New Nintendo Tech Would Fight Cheaters In Games Like Splatoon 3


A Splatoon 3 Inkling points an anti-cheat bazooka at the internet.

Image: Nintendo

Nintendo is patenting new tech to help catch cheaters in games like the eternally best-selling Mario Kart 8 and Splatoon 2. As video game companies across the industry try to clamp down on cheat software and other hacks that give players an unfair advantage using off-the-shelf solutions, Nintendo appears to be working on its own proprietary solutions to the problem.

“Such cheating is egregiously prevalent where the gaming environment is extended to multiplayer gaming (particularly multiplayer gaming over the internet),” Nintendo writes in a new filing with the U.S. Patent and Trademark Office, via Opattack. “In particular, users are able to modify software in a way that enables them to have advantages over other players on different systems across a multiplayer game.”
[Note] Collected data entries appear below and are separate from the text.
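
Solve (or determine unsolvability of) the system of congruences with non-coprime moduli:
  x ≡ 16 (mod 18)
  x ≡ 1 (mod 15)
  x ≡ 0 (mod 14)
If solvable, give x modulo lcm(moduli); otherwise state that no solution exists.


Moduli 18, 15, 14 are not pairwise coprime, so CRT works modulo lcm(m_i) when all pairwise compatibility conditions hold.
Pairwise compatibility: gcd(m_i, m_j) must divide a_i - a_j for every pair.
Merge one congruence at a time:
  Start: x ≡ 16 (mod 18).
  Combine with x ≡ 1 (mod 15): gcd(18, 15) = 3; 1 - 16 = -15, which IS divisible by 3, so compatible.
    Write x = 16 + 18·t and substitute into x ≡ 1 (mod 15): 18·t ≡ 1 − 16 = -15 (mod 15).
    Divide the congruence (and modulus) by g = 3: 6·t ≡ -5 (mod 5).
    Reduce coefficients mod 5: 1·t ≡ 0 (mod 5).
    So t ≡ 0 (mod 5).
    Then x = 16 + 18·0 = 16, valid modulo lcm(18, 15) = 90: x ≡ 16 (mod 90).
  Combine with x ≡ 0 (mod 14): gcd(90, 14) = 2; 0 - 16 = -16, which IS divisible by 2, so compatible.
    Write x = 16 + 90·t and substitute into x ≡ 0 (mod 14): 90·t ≡ 0 − 16 = -16 (mod 14).
    Divide the congruence (and modulus) by g = 2: 45·t ≡ -8 (mod 7).
    Reduce coefficients mod 7: 3·t ≡ 6 (mod 7).
    The inverse of 3 mod 7 is 5 (since 3·5 = 15 = 2·7 + 1), so t ≡ 5·6 = 30 ≡ 2 (mod 7).
    Then x = 16 + 90·2 = 196, valid modulo lcm(90, 14) = 630: x ≡ 196 (mod 630).
Verify: 196 mod 18 = 16, 196 mod 15 = 1, 196 mod 14 = 0.

x ≡ 196 (mod 630).


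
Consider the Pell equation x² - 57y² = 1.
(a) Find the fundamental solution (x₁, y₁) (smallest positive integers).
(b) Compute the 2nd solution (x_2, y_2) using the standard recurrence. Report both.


Step 1: Find the fundamental solution (x₁, y₁) of x² - 57y² = 1.
  Expand √57 as a continued fraction. a₀ = ⌊√57⌋ = 7; iterate m_{k+1} = d_k·a_k − m_k, d_{k+1} = (57 − m_{k+1}²)/d_k, a_{k+1} = ⌊(a₀ + m_{k+1})/d_{k+1}⌋ (starting m₀ = 0, d₀ = 1), with convergents p_k = a_k·p_{k-1} + p_{k-2}, q_k = a_k·q_{k-1} + q_{k-2} (p₋₁ = 1, q₋₁ = 0):
  k = 0: a₀ = 7; p₀/q₀ = 7/1; p₀² − 57·q₀² = 49 − 57 = -8.
  k = 1: m = 7, d = 8, a = ⌊(7 + 7)/8⌋ = 1; p/q = (1·7 + 1)/(1·1 + 0) = 8/1; p² − 57·q² = 64 − 57 = 7.
  k = 2: m = 1, d = 7, a = ⌊(7 + 1)/7⌋ = 1; p/q = (1·8 + 7)/(1·1 + 1) = 15/2; p² − 57·q² = 225 − 228 = -3.
  k = 3: m = 6, d = 3, a = ⌊(7 + 6)/3⌋ = 4; p/q = (4·15 + 8)/(4·2 + 1) = 68/9; p² − 57·q² = 4624 − 4617 = 7.
  k = 4: m = 6, d = 7, a = ⌊(7 + 6)/7⌋ = 1; p/q = (1·68 + 15)/(1·9 + 2) = 83/11; p² − 57·q² = 6889 − 6897 = -8.
  k = 5: m = 1, d = 8, a = ⌊(7 + 1)/8⌋ = 1; p/q = (1·83 + 68)/(1·11 + 9) = 151/20; p² − 57·q² = 22801 − 22800 = 1.
  The first convergent with p² − 57·q² = 1 gives the fundamental solution (x₁, y₁) = (151, 20).
Step 2: Apply the recurrence (x_{n+1}, y_{n+1}) = (x₁x_n + 57y₁y_n, x₁y_n + y₁x_n) repeatedly.
  From (x_1, y_1) = (151, 20): x_2 = 151·151 + 57·20·20 = 45601; y_2 = 151·20 + 20·151 = 6040.
Step 3: Verify x_2² - 57·y_2² = 2079451201 - 2079451200 = 1 (should be 1). ✓

(x_1, y_1) = (151, 20); (x_2, y_2) = (45601, 6040).


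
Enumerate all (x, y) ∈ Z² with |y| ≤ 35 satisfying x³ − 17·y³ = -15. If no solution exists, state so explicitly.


The equation is x³ - 17y³ = -15. For fixed y, x³ = 17·y³ − 15, so a solution requires the RHS to be a perfect cube.
Strategy: iterate y from -35 to 35, compute RHS = 17·y³ − 15, and check whether it is a (positive or negative) perfect cube.
Check small values of y:
  y = 0: RHS = -15 is not a perfect cube.
  y = 1: RHS = 2 is not a perfect cube.
  y = -1: RHS = -32 is not a perfect cube.
  y = 2: RHS = 121 is not a perfect cube.
  y = -2: RHS = -151 is not a perfect cube.
  y = 3: RHS = 444 is not a perfect cube.
  y = -3: RHS = -474 is not a perfect cube.
Continuing the search up to |y| = 35 finds no solutions either.
No (x, y) in the scanned range satisfies the equation.

No integer solutions with |y| ≤ 35.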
Nintendo’s new tech would use something called “code reuse” techniques to auto-generate “attestation programs” that detect whether a game has been modified. According to the filing, this new approach will make it easier for the company to remotely check if a player is running a modified version of a game, and also harder for players using hacked copies to “fake” running real ones.

I have no idea how much more effective tech like this would be, or how it compares to the kernel access, anti-cheat programs Call of Duty and other games use. But it’s not surprising Nintendo is working on potentially novel solutions to the problem since it faces unique challenges when it comes to console hacking.

Compared to the PS4 and Xbox One, Switch hacking progressed very fast, and is now an issue Nintendo has to deal with across lots of online games. Players occasionally flood Pokémon games with fake Pokémon. Some Splatoon 2 players seemingly hacked opponents to climb their way up the leaderboard. Where Microsoft and Sony’s consoles have traditionally been locked down from a security standpoint, jailbroken Switches have put Nintendo in a fundamentally different position.

With Splatoon 3 just around the corner, the above patent could be a sign Nintendo is trying to find new ways to keep its online competitive games free of hackers and cheaters, at least until it finally releases a new console and resets the clock.